The exchange rate increased significantly, from an official rate of about N462/$ in 2022 to N765/$ as of June 2023.

This sudden and substantial depreciation of the local currency adversely affected major consumer goods companies in the country.

During the first half of 2023, ten leading FMCG companies, including BUA Foods, Dangote Sugar Refinery Plc, NASCON Allied Industries Plc, Unilever Nigeria Plc, Nestle Nigeria Plc, Cadbury Nigeria Plc, PZ Cussons Nigeria Plc, Guinness Nigeria Plc, Nigerian Breweries Plc, and International Breweries Plc, collectively reported foreign exchange losses of about N400 billion, resulting to cumulative pre-tax loss of N246 billion.

With the exception of BUA Foods, Unilever, and Nascon, the remaining companies reported foreign exchange losses.

As the Q3 results loom, there is an expectation that this trend of foreign exchange losses in the consumer goods sector may persist and even worsen.

The substantial 20% increase in the exchange rate during the mentioned period underscores the clear and anticipated impact of these FX losses on the consumer goods sector in Nigeria.

For instance, Unilever’s performance in H1 2023 experienced a stark contrast compared to its Q3 results. While in the first half of the year, Unilever reported foreign exchange gains of N2.834 billion, the recently released Q3 results unveiled a different narrative. In the third quarter, the company recorded a loss related to exchange differences on bank accounts, amounting to N2.921 billion.
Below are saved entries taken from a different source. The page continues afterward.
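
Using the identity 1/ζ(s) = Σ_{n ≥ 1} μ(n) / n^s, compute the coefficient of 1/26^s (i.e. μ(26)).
μ(26) = 1

Factor n = 26 = 2 · 13. μ(n) = 0 if any exponent ≥ 2 (not squarefree); otherwise μ(n) = (−1)^{ω(n)} where ω(n) is the number of distinct prime factors. Applying: μ(26) = 1.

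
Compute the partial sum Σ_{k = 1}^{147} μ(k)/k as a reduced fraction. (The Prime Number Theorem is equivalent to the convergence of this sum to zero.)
Σ μ(k)/k = 66670440746206079837278951558338834430808994180477323/3338215550199730022503077710549980019122111551066811030

Values of μ(k) for 1 ≤ k ≤ 147: μ(1) = 1, μ(2) = -1, μ(3) = -1, μ(5) = -1, μ(6) = 1, μ(7) = -1, μ(10) = 1, μ(11) = -1, μ(13) = -1, μ(14) = 1, μ(15) = 1, μ(17) = -1, μ(19) = -1, μ(21) = 1, μ(22) = 1, μ(23) = -1, μ(26) = 1, μ(29) = -1, μ(30) = -1, μ(31) = -1, μ(33) = 1, μ(34) = 1, μ(35) = 1, μ(37) = -1, μ(38) = 1, μ(39) = 1, μ(41) = -1, μ(42) = -1, μ(43) = -1, μ(46) = 1, μ(47) = -1, μ(51) = 1, μ(53) = -1, μ(55) = 1, μ(57) = 1, μ(58) = 1, μ(59) = -1, μ(61) = -1, μ(62) = 1, μ(65) = 1, μ(66) = -1, μ(67) = -1, μ(69) = 1, μ(70) = -1, μ(71) = -1, μ(73) = -1, μ(74) = 1, μ(77) = 1, μ(78) = -1, μ(79) = -1, μ(82) = 1, μ(83) = -1, μ(85) = 1, μ(86) = 1, μ(87) = 1, μ(89) = -1, μ(91) = 1, μ(93) = 1, μ(94) = 1, μ(95) = 1, μ(97) = -1, μ(101) = -1, μ(102) = -1, μ(103) = -1, μ(105) = -1, μ(106) = 1, μ(107) = -1, μ(109) = -1, μ(110) = -1, μ(111) = 1, μ(113) = -1, μ(114) = -1, μ(115) = 1, μ(118) = 1, μ(119) = 1, μ(122) = 1, μ(123) = 1, μ(127) = -1, μ(129) = 1, μ(130) = -1, μ(131) = -1, μ(133) = 1, μ(134) = 1, μ(137) = -1, μ(138) = -1, μ(139) = -1, μ(141) = 1, μ(142) = 1, μ(143) = 1, μ(145) = 1, μ(146) = 1, with μ = 0 on non-squarefree integers. Summing μ(k)/k for k where μ(k) ≠ 0 gives 66670440746206079837278951558338834430808994180477323/3338215550199730022503077710549980019122111551066811030 ≈ 0.0200. (PNT ⟺ this sum → 0 as n → ∞.)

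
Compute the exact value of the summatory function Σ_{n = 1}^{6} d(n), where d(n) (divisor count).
Σ_{n ≤ 6} d(n) = 14

Compute d(n) for each 1 ≤ n ≤ 6: d(1) = 1, d(2) = 2, d(3) = 2, d(4) = 3, d(5) = 2, d(6) = 4. Summing all 6 values: 14. (Dirichlet's divisor formula: Σ_{n ≤ x} d(n) = x ln(x) + (2γ − 1) x + O(√x). For x = 6, the asymptotic estimate is ≈ 11.68.)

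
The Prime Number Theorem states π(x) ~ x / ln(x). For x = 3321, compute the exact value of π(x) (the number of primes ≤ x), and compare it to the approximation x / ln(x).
π(3321) = 467;  x/ln(x) ≈ 409.59;  relative error ≈ 12.29%.

Directly count primes up to 3321: π(3321) = 467. The PNT approximation gives 3321/ln(3321) ≈ 3321/8.10802 ≈ 409.59. Relative error (π(x) − x/ln(x)) / π(x) ≈ 12.29%; the approximation is known to undercount slightly (Li(x) is a better estimate).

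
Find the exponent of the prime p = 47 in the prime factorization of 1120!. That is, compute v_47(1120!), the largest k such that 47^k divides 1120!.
v_47(1120!) = 23

Legendre's formula: v_p(n!) = Σ_{k ≥ 1} ⌊n / p^k⌋. For p = 47, n = 1120, the terms are:
  ⌊1120/47^1⌋ = ⌊1120/47⌋ = 23
(the next term ⌊1120/47^2⌋ = 0, terminating the sum). Summing: v_47(1120!) = 23 = 23.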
This of course impacts the Q3 results

Nestle Nigeria Plc, leading the chart in net foreign exchange losses, felt the brunt of the Naira’s devaluation during Q2. This led the company to reevaluate its foreign currency obligations, resulting in a significant exchange loss of N123.79 billion in H1 2023.
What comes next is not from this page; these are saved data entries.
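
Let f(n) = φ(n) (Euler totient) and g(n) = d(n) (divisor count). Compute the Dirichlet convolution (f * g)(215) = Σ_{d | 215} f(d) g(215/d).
(φ * d)(215) = 264

Divisors of 215: [1, 5, 43, 215]. For each d | 215:
  d = 1: φ(1) · d(215/1) = 1 · 4 = 4
  d = 5: φ(5) · d(215/5) = 4 · 2 = 8
  d = 43: φ(43) · d(215/43) = 42 · 2 = 84
  d = 215: φ(215) · d(215/215) = 168 · 1 = 168
Summing: (φ * d)(215) = 4 + 8 + 84 + 168 = 264.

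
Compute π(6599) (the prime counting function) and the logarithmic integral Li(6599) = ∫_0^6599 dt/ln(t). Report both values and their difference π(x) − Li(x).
π(6599) = 853;  Li(6599) ≈ 868.89;  π(x) − Li(x) ≈ -15.89.

Direct count of primes ≤ 6599 gives π(6599) = 853. Numerical evaluation of the logarithmic integral gives Li(6599) ≈ 868.89. The difference π(x) − Li(x) ≈ -15.89 is typically negative for small/moderate x (Li(x) overestimates), though Littlewood's theorem shows this sign changes infinitely often.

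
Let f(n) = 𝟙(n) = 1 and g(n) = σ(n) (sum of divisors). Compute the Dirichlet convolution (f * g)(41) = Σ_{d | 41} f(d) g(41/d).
(𝟙 * σ)(41) = 43

Divisors of 41: [1, 41]. For each d | 41:
  d = 1: 𝟙(1) · σ(41/1) = 1 · 42 = 42
  d = 41: 𝟙(41) · σ(41/41) = 1 · 1 = 1
Summing: (𝟙 * σ)(41) = 42 + 1 = 43.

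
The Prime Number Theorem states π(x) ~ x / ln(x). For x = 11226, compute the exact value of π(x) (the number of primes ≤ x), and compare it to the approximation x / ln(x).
π(11226) = 1357;  x/ln(x) ≈ 1203.73;  relative error ≈ 11.29%.

Directly count primes up to 11226: π(11226) = 1357. The PNT approximation gives 11226/ln(11226) ≈ 11226/9.32599 ≈ 1203.73. Relative error (π(x) − x/ln(x)) / π(x) ≈ 11.29%; the approximation is known to undercount slightly (Li(x) is a better estimate).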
This loss accounted for about 89.8% of the finance cost and played a significant role in the pre-tax loss of about N69 billion during that period.

Following Nestle’s experience, Nigerian Breweries also reported substantial foreign exchange losses of about N85 billion. In Q2 alone, Nigerian Breweries incurred a foreign exchange loss of N70.62 billion, contributing to the growth in finance costs and significantly influencing the N67.6 billion pre-tax loss in H1.
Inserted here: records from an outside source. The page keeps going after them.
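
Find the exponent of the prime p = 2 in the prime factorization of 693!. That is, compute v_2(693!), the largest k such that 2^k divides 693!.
v_2(693!) = 687

Legendre's formula: v_p(n!) = Σ_{k ≥ 1} ⌊n / p^k⌋. For p = 2, n = 693, the terms are:
  ⌊693/2^1⌋ = ⌊693/2⌋ = 346
  ⌊693/2^2⌋ = ⌊693/4⌋ = 173
  ⌊693/2^3⌋ = ⌊693/8⌋ = 86
  ⌊693/2^4⌋ = ⌊693/16⌋ = 43
  ⌊693/2^5⌋ = ⌊693/32⌋ = 21
  ⌊693/2^6⌋ = ⌊693/64⌋ = 10
  ⌊693/2^7⌋ = ⌊693/128⌋ = 5
  ⌊693/2^8⌋ = ⌊693/256⌋ = 2
  ⌊693/2^9⌋ = ⌊693/512⌋ = 1
(the next term ⌊693/2^10⌋ = 0, terminating the sum). Summing: v_2(693!) = 346 + 173 + 86 + 43 + 21 + 10 + 5 + 2 + 1 = 687.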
In the food product subsector, Dangote Sugar Refinery recorded a noteworthy figure in FX losses.

The company faced approximately N83.1 billion in foreign exchange losses, marking a substantial year-on-year growth of about 1,587%. Dangote Sugar Refinery had to revalue its monetary assets and liabilities for its Nigerian operation, based on the prevailing market rate of N756/$ as of June 30, 2023, resulting in a considerable revaluation loss of N68.7 billion.

This was primarily related to Letters of Credit and foreign vendor balances, also based on the N756/$ rate as of June 30, 2023.

The FX rate, which subsequently closed at around N769/$, is expected to exacerbate Dangote Sugar Refinery’s FX loss situation.

The continuing depreciation of the Naira against foreign currencies is likely to place further pressure on the company’s financial performance, amplifying the already significant FX losses it has experienced.

Other companies within the beverages and brewing sub-sector, including Guinness and International Breweries, also reported net foreign exchange losses.

For International Breweries, there was a combination of realized and unrealized foreign exchange gains and losses. In Q2, the company reported an unrealized net foreign exchange loss of N41.89 billion but managed to realize a net exchange gain of N7.97 billion in the same period. Consequently, this led to a net foreign exchange loss of N36.59 billion during the first half of the year.

PZ Cussons, while affected by foreign exchange losses, reported a loss of N4.954 billion. However, unlike other companies, this loss did not result in a pre-tax loss as the company still recorded a pre-tax profit of N19.87 billion.

The company may be able to navigate the challenges posed by exchange rate fluctuations.